Вечером к Энни пришла Мирта, дескать ее отец передает горшок свежего меда для графа де Рени. Девушки не были подругами и даже раньше не общались, поэтому Энни удивилась, когда Хромоножка доложила, что Мирта хочет ее видеть. Энни смекнула, что мед это надуманный предлог для встречи. Иначе Мирта просто передала бы горшок Грете или Ханне.
Мирта ждала Эниану на крыльце, кутаясь в шерстяной клетчатый платок. К груди она крепко прижимала глиняный горшок, будто боялась выронить. Выглядела она неважно – болезненно и изможденно. Глубоко посаженные глаза из-за темных кругов под ними казались запавшими.
– Вот, отец передал, – Мирта протянула Эниане горшок, и Энни, коротко поблагодарив, отворила дверь в дом, собираясь скрыться внутри.
– Постойте.
Энни обернулась.
– Я пришла поговорить с вами.
Энни поставила горшок у порога, затворила дверь и оперлась на нее спиной, сложив руки на груди.
– Говорите.
– Вы ведь близки с Францем?
Энни нахмурилась.
– Мы дружим с ним с детства. Конечно, мы близки. Об этом весь Ольстен знает.
– Может, мне показалось, – неуверенно продолжила Мирта, и ее подбородок мелко задрожал, – но вы часто гуляли вдвоем в последнее время.
– Не показалось. Жан болеет. Если бы он не болел, мы бы гуляли втроем.
– Он так смотрел на вас. Друзья так не смотрят.
Энни закатила глаза:
– Мирта, он смотрит так абсолютно на всех девушек. Даже на Ханну он смотрит таким же взглядом.
Энни все ждала, что Мирта наконец признается, что же ей нужно от нее, но Мирта ходила вокруг да около.
– Я видела вас вчера с Францем, – выдала Мирта, уставившись на Энни черными, немигающими глазами.
– И что? Нас вчера много кто видел.
Энни пыталась вспомнить, где именно живет Мирта, чтобы понять, не лжет ли она. Кузница находилась на окраине Ольстена, в отдалении от жилья, как и было заведено повсеместно, чтобы огонь в случае чего не перекинулся на дома. Мирта никак не могла видеть, куда Энни и Франц ходили и что там делали.

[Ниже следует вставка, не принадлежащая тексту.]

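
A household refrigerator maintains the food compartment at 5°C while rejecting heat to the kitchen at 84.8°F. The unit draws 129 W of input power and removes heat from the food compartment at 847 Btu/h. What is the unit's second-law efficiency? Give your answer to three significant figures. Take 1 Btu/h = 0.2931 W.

0.168

Converting, Q̇_C = 847.0 Btu/h = 248.3 W, so COP_actual = Q̇_C/Ẇ = 248.3/129.0 = 1.924.
In absolute terms T_C = 278.15 K and T_H = 302.48 K, so ΔT = 24.33 K.
COP_Carnot = T_C/ΔT = 278.15/24.33 = 11.43.
η_II = COP_actual/COP_Carnot = 1.924/11.43 = 0.1684.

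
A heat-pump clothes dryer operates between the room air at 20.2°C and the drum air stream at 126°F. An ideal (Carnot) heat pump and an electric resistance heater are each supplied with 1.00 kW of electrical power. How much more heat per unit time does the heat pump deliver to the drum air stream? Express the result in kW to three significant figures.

9.16 kW

In absolute terms T_C = 293.35 K and T_H = 325.37 K, so ΔT = 32.02 K.
COP_Carnot = T_H/ΔT = 325.37/32.02 = 10.16.
The heat pump delivers Q̇_H = COP × Ẇ = 10.16 kW; the resistance heater delivers Ẇ = 1.000 kW.
Extra = (COP − 1)·Ẇ = 9.161 kW.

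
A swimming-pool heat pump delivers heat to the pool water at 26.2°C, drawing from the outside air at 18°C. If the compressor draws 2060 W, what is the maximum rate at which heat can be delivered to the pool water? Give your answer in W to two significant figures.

In absolute terms T_C = 291.15 K and T_H = 299.35 K, so ΔT = 8.200 K.
COP_Carnot = T_H/ΔT = 299.35/8.200 = 36.51.
Q̇_max = COP_Carnot × Ẇ = 36.51 × 2060 W = 75200 W.

75000 W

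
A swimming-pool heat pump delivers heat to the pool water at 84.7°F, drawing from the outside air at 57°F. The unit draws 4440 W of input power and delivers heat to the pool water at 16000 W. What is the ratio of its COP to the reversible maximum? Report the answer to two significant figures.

0.18

COP_actual = Q̇_H/Ẇ = 16000/4440 = 3.604.
In absolute terms T_C = 287.04 K and T_H = 302.43 K, so ΔT = 15.39 K.
COP_Carnot = T_H/ΔT = 302.43/15.39 = 19.65.
η_II = COP_actual/COP_Carnot = 3.604/19.65 = 0.1834.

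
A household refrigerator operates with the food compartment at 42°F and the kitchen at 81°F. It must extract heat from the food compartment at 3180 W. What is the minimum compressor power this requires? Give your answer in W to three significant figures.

In absolute terms T_C = 278.71 K and T_H = 300.37 K, so ΔT = 21.67 K.
COP_Carnot = T_C/ΔT = 278.71/21.67 = 12.86.
Ẇ_min = Q̇/COP_Carnot = 3180/12.86 = 247.2 W.

247 W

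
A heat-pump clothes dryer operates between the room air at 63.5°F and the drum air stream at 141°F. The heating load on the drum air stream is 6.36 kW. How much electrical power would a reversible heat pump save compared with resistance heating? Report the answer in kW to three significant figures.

In absolute terms T_C = 290.65 K and T_H = 333.71 K, so ΔT = 43.06 K.
COP_Carnot = T_H/ΔT = 333.71/43.06 = 7.751.
Resistance heating needs Ẇ_res = Q̇_H = 6.360 kW; the reversible heat pump needs only Ẇ_hp = Q̇_H/COP = 0.8206 kW.
Saving = 6.360 − 0.8206 = 5.539 kW.

5.54 kW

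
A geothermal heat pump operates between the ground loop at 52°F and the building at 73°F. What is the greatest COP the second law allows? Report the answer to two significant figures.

In absolute terms T_C = 284.26 K and T_H = 295.93 K, so ΔT = 11.67 K.
For a reversible cycle, COP_Carnot = T_H/ΔT = 295.93/11.67 = 25.37.

25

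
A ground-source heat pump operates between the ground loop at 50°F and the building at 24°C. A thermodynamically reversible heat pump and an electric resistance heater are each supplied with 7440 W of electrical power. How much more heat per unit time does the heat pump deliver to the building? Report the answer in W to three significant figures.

150000 W

In absolute terms T_C = 283.15 K and T_H = 297.15 K, so ΔT = 14.00 K.
COP_Carnot = T_H/ΔT = 297.15/14.00 = 21.23.
The heat pump delivers Q̇_H = COP × Ẇ = 157900 W; the resistance heater delivers Ẇ = 7440 W.
Extra = (COP − 1)·Ẇ = 150500 W.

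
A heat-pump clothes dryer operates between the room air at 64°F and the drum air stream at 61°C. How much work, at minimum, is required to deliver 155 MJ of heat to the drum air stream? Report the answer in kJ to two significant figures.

20000 kJ

In absolute terms T_C = 290.93 K and T_H = 334.15 K, so ΔT = 43.22 K.
The reversible limit is COP_HP = T_H/ΔT = 7.731, so W_min = Q_H/COP = Q_H·ΔT/T_H.
W_min = 155.0 × 43.22/334.15 = 20.05 MJ = 20050 kJ.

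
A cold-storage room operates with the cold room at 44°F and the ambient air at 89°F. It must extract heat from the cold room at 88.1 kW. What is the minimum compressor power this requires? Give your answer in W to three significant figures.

7870 W

In absolute terms T_C = 279.82 K and T_H = 304.82 K, so ΔT = 25.00 K.
COP_Carnot = T_C/ΔT = 279.82/25.00 = 11.19.
Ẇ_min = Q̇/COP_Carnot = 88.10/11.19 = 7.871 kW = 7871 W.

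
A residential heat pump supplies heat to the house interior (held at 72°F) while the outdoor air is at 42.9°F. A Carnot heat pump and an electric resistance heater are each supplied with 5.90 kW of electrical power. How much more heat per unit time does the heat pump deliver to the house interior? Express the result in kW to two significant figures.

In absolute terms T_C = 279.21 K and T_H = 295.37 K, so ΔT = 16.17 K.
COP_Carnot = T_H/ΔT = 295.37/16.17 = 18.27.
The heat pump delivers Q̇_H = COP × Ẇ = 107.8 kW; the resistance heater delivers Ẇ = 5.900 kW.
Extra = (COP − 1)·Ẇ = 101.9 kW.

100 kW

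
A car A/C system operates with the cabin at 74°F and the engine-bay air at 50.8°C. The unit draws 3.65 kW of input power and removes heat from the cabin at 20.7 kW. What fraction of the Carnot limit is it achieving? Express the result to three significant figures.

0.525

COP_actual = Q̇_C/Ẇ = 20.70/3.650 = 5.671.
In absolute terms T_C = 296.48 K and T_H = 323.95 K, so ΔT = 27.47 K.
COP_Carnot = T_C/ΔT = 296.48/27.47 = 10.79.
η_II = COP_actual/COP_Carnot = 5.671/10.79 = 0.5254.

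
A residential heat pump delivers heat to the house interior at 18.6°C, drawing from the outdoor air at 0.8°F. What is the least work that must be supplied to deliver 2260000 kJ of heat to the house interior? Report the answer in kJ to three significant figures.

278000 kJ

In absolute terms T_C = 255.82 K and T_H = 291.75 K, so ΔT = 35.93 K.
The reversible limit is COP_HP = T_H/ΔT = 8.119, so W_min = Q_H/COP = Q_H·ΔT/T_H.
W_min = 2260000 × 35.93/291.75 = 278400 kJ.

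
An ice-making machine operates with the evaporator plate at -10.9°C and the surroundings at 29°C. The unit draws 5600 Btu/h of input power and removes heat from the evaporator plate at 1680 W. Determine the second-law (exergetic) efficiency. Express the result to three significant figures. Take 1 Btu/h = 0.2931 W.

0.156

Converting, Q̇_C = 1680 W = 5732 Btu/h, so COP_actual = Q̇_C/Ẇ = 5732/5600 = 1.024.
In absolute terms T_C = 262.25 K and T_H = 302.15 K, so ΔT = 39.90 K.
COP_Carnot = T_C/ΔT = 262.25/39.90 = 6.573.
η_II = COP_actual/COP_Carnot = 1.024/6.573 = 0.1557.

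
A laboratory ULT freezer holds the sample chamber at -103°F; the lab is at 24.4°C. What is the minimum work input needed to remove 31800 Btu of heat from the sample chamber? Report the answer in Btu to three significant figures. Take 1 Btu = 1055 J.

16000 Btu

In absolute terms T_C = 198.15 K and T_H = 297.55 K, so ΔT = 99.40 K.
The reversible limit is COP_R = T_C/ΔT = 1.993, so W_min = Q_C/COP = Q_C·ΔT/T_C.
W_min = 31800 × 99.40/198.15 = 15950 Btu.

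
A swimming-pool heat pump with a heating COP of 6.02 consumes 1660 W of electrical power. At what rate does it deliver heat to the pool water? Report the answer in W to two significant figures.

10000 W

Q̇_H = COP_HP × Ẇ = 6.02 × 1660 = 9993 W.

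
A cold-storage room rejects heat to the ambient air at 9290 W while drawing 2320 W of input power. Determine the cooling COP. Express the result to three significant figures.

3.00

The first law gives Q̇_H = Q̇_C + Ẇ, so the three rates are Q̇_C = 6970, Q̇_H = 9290, Ẇ = 2320 W.
COP_R = Q̇_C/Ẇ = 6970/2320 = 3.004.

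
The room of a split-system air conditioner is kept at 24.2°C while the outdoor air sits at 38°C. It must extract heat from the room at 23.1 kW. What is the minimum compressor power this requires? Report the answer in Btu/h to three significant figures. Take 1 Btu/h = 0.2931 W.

In absolute terms T_C = 297.35 K and T_H = 311.15 K, so ΔT = 13.80 K.
COP_Carnot = T_C/ΔT = 297.35/13.80 = 21.55.
Ẇ_min = Q̇/COP_Carnot = 23.10/21.55 = 1.072 kW = 3658 Btu/h.

3660 Btu/h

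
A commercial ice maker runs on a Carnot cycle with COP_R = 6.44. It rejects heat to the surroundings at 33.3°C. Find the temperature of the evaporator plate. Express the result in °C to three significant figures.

-7.89 °C

For a Carnot refrigerator COP_R = T_C/(T_H − T_C), so T_C = COP·T_H/(1 + COP).
With T_H = 306.45 K, T_C = 6.44 × 306.45/7.440 = 265.26 K.
Converting, 265.26 K = -7.89°C.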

Она могла видеть только Энни, идущую в кузню, а потом возвращающуюся домой в слезах.
– Франц женится, – и опять Мирта цепкими глазками внимательно изучала лицо Энни.
– Я знаю. На Анхелике. Зачем вы мне об этом говорите?

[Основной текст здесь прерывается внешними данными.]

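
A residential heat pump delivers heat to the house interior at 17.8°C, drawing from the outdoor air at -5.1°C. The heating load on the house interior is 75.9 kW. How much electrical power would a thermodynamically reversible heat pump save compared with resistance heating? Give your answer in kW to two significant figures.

70 kW

In absolute terms T_C = 268.05 K and T_H = 290.95 K, so ΔT = 22.90 K.
COP_Carnot = T_H/ΔT = 290.95/22.90 = 12.71.
Resistance heating needs Ẇ_res = Q̇_H = 75.90 kW; the reversible heat pump needs only Ẇ_hp = Q̇_H/COP = 5.974 kW.
Saving = 75.90 − 5.974 = 69.93 kW.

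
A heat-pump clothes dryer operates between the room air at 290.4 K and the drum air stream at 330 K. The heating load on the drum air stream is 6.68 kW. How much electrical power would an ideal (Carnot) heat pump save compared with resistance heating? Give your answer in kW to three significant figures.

5.88 kW

The reservoir spacing is ΔT = 330 − 290.4 = 39.60 K.
COP_Carnot = T_H/ΔT = 330.00/39.60 = 8.333.
Resistance heating needs Ẇ_res = Q̇_H = 6.680 kW; the reversible heat pump needs only Ẇ_hp = Q̇_H/COP = 0.8016 kW.
Saving = 6.680 − 0.8016 = 5.878 kW.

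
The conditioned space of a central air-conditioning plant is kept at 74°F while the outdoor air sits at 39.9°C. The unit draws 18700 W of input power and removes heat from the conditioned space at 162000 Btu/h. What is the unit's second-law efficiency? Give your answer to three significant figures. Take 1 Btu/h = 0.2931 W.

Converting, Q̇_C = 162000 Btu/h = 47480 W, so COP_actual = Q̇_C/Ẇ = 47480/18700 = 2.539.
In absolute terms T_C = 296.48 K and T_H = 313.05 K, so ΔT = 16.57 K.
COP_Carnot = T_C/ΔT = 296.48/16.57 = 17.90.
η_II = COP_actual/COP_Carnot = 2.539/17.90 = 0.1419.

0.142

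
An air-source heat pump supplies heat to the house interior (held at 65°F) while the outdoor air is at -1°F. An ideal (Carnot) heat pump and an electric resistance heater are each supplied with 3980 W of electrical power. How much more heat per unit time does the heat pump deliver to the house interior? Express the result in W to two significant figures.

In absolute terms T_C = 254.82 K and T_H = 291.48 K, so ΔT = 36.67 K.
COP_Carnot = T_H/ΔT = 291.48/36.67 = 7.950.
The heat pump delivers Q̇_H = COP × Ẇ = 31640 W; the resistance heater delivers Ẇ = 3980 W.
Extra = (COP − 1)·Ẇ = 27660 W.

28000 W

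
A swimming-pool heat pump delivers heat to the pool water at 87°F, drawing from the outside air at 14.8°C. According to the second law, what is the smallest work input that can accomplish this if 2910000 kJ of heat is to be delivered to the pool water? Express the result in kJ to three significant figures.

151000 kJ

In absolute terms T_C = 287.95 K and T_H = 303.71 K, so ΔT = 15.76 K.
The reversible limit is COP_HP = T_H/ΔT = 19.28, so W_min = Q_H/COP = Q_H·ΔT/T_H.
W_min = 2910000 × 15.76/303.71 = 151000 kJ.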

– Он… он не должен на ней жениться.
– Почему?
– Потому что она его обманывает. Она сказала, что под сердцем носит его ребенка. А на самом деле пустая она. Это отец ее научил. У них деньги водятся, и у семьи Франца их полно. Деньги должны на деньгах жениться. Только тогда они множиться будут.
– Мирта, разве Анхелика не ваша подруга?
– Подруга, – кивнула Мирта, и горячо продолжила: – Но я за справедливость. Почему одним достается все, а другим ничего?

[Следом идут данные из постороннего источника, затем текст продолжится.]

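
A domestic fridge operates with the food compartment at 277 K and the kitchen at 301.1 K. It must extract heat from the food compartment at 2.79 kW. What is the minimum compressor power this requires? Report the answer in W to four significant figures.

The reservoir spacing is ΔT = 301.1 − 277 = 24.10 K.
COP_Carnot = T_C/ΔT = 277.00/24.10 = 11.49.
Ẇ_min = Q̇/COP_Carnot = 2.790/11.49 = 0.2427 kW = 242.7 W.

242.7 W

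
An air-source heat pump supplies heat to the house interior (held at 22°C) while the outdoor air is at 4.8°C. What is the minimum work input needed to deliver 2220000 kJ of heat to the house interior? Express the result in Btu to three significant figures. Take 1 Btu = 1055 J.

123000 Btu

In absolute terms T_C = 277.95 K and T_H = 295.15 K, so ΔT = 17.20 K.
The reversible limit is COP_HP = T_H/ΔT = 17.16, so W_min = Q_H/COP = Q_H·ΔT/T_H.
W_min = 2220000 × 17.20/295.15 = 129400 kJ = 122600 Btu.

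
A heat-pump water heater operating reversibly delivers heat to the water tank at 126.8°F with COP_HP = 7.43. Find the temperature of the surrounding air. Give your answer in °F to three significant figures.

47.9 °F

COP_HP = T_H/(T_H − T_C) gives T_H − T_C = T_H/COP.
With T_H = 325.82 K, T_C = 325.82 × (1 − 1/7.43) = 281.97 K.
Converting, 281.97 K = 47.87°F.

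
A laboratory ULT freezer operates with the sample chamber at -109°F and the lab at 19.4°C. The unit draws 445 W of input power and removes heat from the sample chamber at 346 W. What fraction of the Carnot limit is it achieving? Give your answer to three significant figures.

COP_actual = Q̇_C/Ẇ = 346.0/445.0 = 0.7775.
In absolute terms T_C = 194.82 K and T_H = 292.55 K, so ΔT = 97.73 K.
COP_Carnot = T_C/ΔT = 194.82/97.73 = 1.993.
η_II = COP_actual/COP_Carnot = 0.7775/1.993 = 0.3901.

0.390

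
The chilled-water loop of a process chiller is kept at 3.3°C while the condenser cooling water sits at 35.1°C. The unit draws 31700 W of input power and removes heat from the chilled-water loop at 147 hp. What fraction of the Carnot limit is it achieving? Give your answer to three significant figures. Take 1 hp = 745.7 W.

0.398

Converting, Q̇_C = 147.0 hp = 109600 W, so COP_actual = Q̇_C/Ẇ = 109600/31700 = 3.458.
In absolute terms T_C = 276.45 K and T_H = 308.25 K, so ΔT = 31.80 K.
COP_Carnot = T_C/ΔT = 276.45/31.80 = 8.693.
η_II = COP_actual/COP_Carnot = 3.458/8.693 = 0.3978.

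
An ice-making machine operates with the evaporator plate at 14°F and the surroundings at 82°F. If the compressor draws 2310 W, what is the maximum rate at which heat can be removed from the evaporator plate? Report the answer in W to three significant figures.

16100 W

In absolute terms T_C = 263.15 K and T_H = 300.93 K, so ΔT = 37.78 K.
COP_Carnot = T_C/ΔT = 263.15/37.78 = 6.966.
Q̇_max = COP_Carnot × Ẇ = 6.966 × 2310 W = 16090 W.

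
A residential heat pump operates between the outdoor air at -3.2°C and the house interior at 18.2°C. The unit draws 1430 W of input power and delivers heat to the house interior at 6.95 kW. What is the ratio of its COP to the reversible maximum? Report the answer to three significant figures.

0.357

Converting, Q̇_H = 6.950 kW = 6950 W, so COP_actual = Q̇_H/Ẇ = 6950/1430 = 4.860.
In absolute terms T_C = 269.95 K and T_H = 291.35 K, so ΔT = 21.40 K.
COP_Carnot = T_H/ΔT = 291.35/21.40 = 13.61.
η_II = COP_actual/COP_Carnot = 4.860/13.61 = 0.3570.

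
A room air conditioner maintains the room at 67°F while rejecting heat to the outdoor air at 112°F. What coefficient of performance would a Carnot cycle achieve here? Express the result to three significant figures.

In absolute terms T_C = 292.59 K and T_H = 317.59 K, so ΔT = 25.00 K.
For a reversible cycle, COP_Carnot = T_C/ΔT = 292.59/25.00 = 11.70.

11.7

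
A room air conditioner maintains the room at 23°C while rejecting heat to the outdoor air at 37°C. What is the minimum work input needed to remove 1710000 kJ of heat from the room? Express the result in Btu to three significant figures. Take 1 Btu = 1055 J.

76600 Btu

In absolute terms T_C = 296.15 K and T_H = 310.15 K, so ΔT = 14.00 K.
The reversible limit is COP_R = T_C/ΔT = 21.15, so W_min = Q_C/COP = Q_C·ΔT/T_C.
W_min = 1710000 × 14.00/296.15 = 80840 kJ = 76620 Btu.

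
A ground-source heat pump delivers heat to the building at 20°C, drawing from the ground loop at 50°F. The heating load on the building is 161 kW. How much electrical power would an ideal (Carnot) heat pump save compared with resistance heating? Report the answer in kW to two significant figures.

160 kW

In absolute terms T_C = 283.15 K and T_H = 293.15 K, so ΔT = 10.00 K.
COP_Carnot = T_H/ΔT = 293.15/10.00 = 29.32.
Resistance heating needs Ẇ_res = Q̇_H = 161.0 kW; the reversible heat pump needs only Ẇ_hp = Q̇_H/COP = 5.492 kW.
Saving = 161.0 − 5.492 = 155.5 kW.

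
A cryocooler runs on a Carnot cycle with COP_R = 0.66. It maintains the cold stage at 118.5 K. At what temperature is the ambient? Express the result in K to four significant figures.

298.0 K

COP_R = T_C/(T_H − T_C) gives T_H − T_C = T_C/COP.
With T_C = 118.50 K, T_H = 118.50 × (1 + 1/0.66) = 298.05 K.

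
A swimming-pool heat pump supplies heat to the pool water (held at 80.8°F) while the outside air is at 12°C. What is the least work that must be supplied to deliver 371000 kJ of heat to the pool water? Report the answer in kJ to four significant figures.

In absolute terms T_C = 285.15 K and T_H = 300.26 K, so ΔT = 15.11 K.
The reversible limit is COP_HP = T_H/ΔT = 19.87, so W_min = Q_H/COP = Q_H·ΔT/T_H.
W_min = 371000 × 15.11/300.26 = 18670 kJ.

18670 kJ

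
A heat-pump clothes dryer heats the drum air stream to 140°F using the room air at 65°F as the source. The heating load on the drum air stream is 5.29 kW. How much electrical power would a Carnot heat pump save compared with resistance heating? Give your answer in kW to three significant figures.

4.63 kW

In absolute terms T_C = 291.48 K and T_H = 333.15 K, so ΔT = 41.67 K.
COP_Carnot = T_H/ΔT = 333.15/41.67 = 7.996.
Resistance heating needs Ẇ_res = Q̇_H = 5.290 kW; the reversible heat pump needs only Ẇ_hp = Q̇_H/COP = 0.6616 kW.
Saving = 5.290 − 0.6616 = 4.628 kW.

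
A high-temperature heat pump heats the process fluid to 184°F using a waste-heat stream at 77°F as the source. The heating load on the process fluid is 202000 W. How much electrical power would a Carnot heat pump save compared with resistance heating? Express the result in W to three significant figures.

168000 W

In absolute terms T_C = 298.15 K and T_H = 357.59 K, so ΔT = 59.44 K.
COP_Carnot = T_H/ΔT = 357.59/59.44 = 6.016.
Resistance heating needs Ẇ_res = Q̇_H = 202000 W; the reversible heat pump needs only Ẇ_hp = Q̇_H/COP = 33580 W.
Saving = 202000 − 33580 = 168400 W.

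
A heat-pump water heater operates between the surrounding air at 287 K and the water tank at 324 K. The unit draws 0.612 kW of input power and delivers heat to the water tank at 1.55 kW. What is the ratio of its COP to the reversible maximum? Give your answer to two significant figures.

COP_actual = Q̇_H/Ẇ = 1.550/0.6120 = 2.533.
The reservoir spacing is ΔT = 324 − 287 = 37.00 K.
COP_Carnot = T_H/ΔT = 324.00/37.00 = 8.757.
η_II = COP_actual/COP_Carnot = 2.533/8.757 = 0.2892.

0.29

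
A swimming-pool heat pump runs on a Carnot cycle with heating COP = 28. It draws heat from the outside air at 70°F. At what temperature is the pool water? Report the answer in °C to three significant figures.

COP_HP = T_H/(T_H − T_C) rearranges to T_H = COP·T_C/(COP − 1).
With T_C = 294.26 K, T_H = 28 × 294.26/27.00 = 305.16 K.
Converting, 305.16 K = 32.01°C.

32.0 °C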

– Дети ведь просто так не заводятся, – задумчиво произнесла Энни.
– Так нет же никакого ребенка, – выпучила глаза Мирта, удивившись, что Энни не понимает очевидного.
– Но Франц думает, что есть. Значит, имеются основания так думать.
– Так причем здесь основания? Может у него таких оснований на пол-Ольстена наберется! На всех не женишься. Я бы в церкви на церемонии сказала все, как есть, но мое слово не будет иметь такого значения как ваше! – теперь трясся не только ее подбородок, но и вся голова, и мелкие кудряшки, выбивающиеся из-под чепца, подпрыгивали.
– Да вы успокойтесь. Справедливость обязательно восторжествует.
– Правда? – выдохнула Мирта. – Вы обещаете.
– Обещаю.
Попрощавшись, Мирта побежала к выходу, путаясь в юбках и чуть не падая на ходу. Энни глядела ей вслед и думала, сколько же сердец успел разбить Франц.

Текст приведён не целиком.